OpenAI recently faced backlash over its claims about GPT-5's math breakthroughs, with the company initially announcing that the model had solved 10 previously unsolved Erdős problems and made progress on 11 others. However, mathematician Thomas Bloom quickly refuted this claim, stating that GPT-5 merely surfaced existing references to solutions that had already been published elsewhere. The problems were listed as "open" on Bloom's website, but that only meant he personally wasn't aware of any published solution, not that they remained unsolved globally.
The incident drew sharp criticism from industry leaders, including Meta's Chief AI Scientist Yann LeCun, who described the situation as "Hoisted by their own GPTards," and Google DeepMind CEO Demis Hassabis, who called it "embarrassing". OpenAI researcher Sébastien Bubeck later acknowledged that GPT-5 had only found solutions in the literature, but argued that searching the literature is a challenging task.
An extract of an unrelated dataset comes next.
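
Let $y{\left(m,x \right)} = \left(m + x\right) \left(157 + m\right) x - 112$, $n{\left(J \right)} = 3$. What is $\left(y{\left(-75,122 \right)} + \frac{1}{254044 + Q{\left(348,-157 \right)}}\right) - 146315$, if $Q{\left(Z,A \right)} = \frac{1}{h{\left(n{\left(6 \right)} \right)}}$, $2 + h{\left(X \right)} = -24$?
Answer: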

However, critics argue that this isn't a genuine breakthrough, and the incident highlights the growing tension between hype and verification in AI research.
The controversy underscores the importance of human oversight, collaboration with domain experts, and maintaining scientific rigor in AI research. AI models like GPT-5 are incredibly capable at retrieving information, but they're not infallible researchers. The incident also raises questions about verification standards when AI companies announce mathematical discoveries, particularly given the billions of dollars at stake in the competitive AI landscape.
Despite the backlash, GPT-5's capabilities in navigating dense academic material and connecting references scattered across different journals can still be valuable for researchers. OpenAI's mistake serves as a lesson in scientific humility, emphasizing the need for transparency, peer review, and reproducible evidence in AI research. As the AI industry continues to evolve, it's crucial to separate genuine breakthroughs from hype and prioritize responsible communication.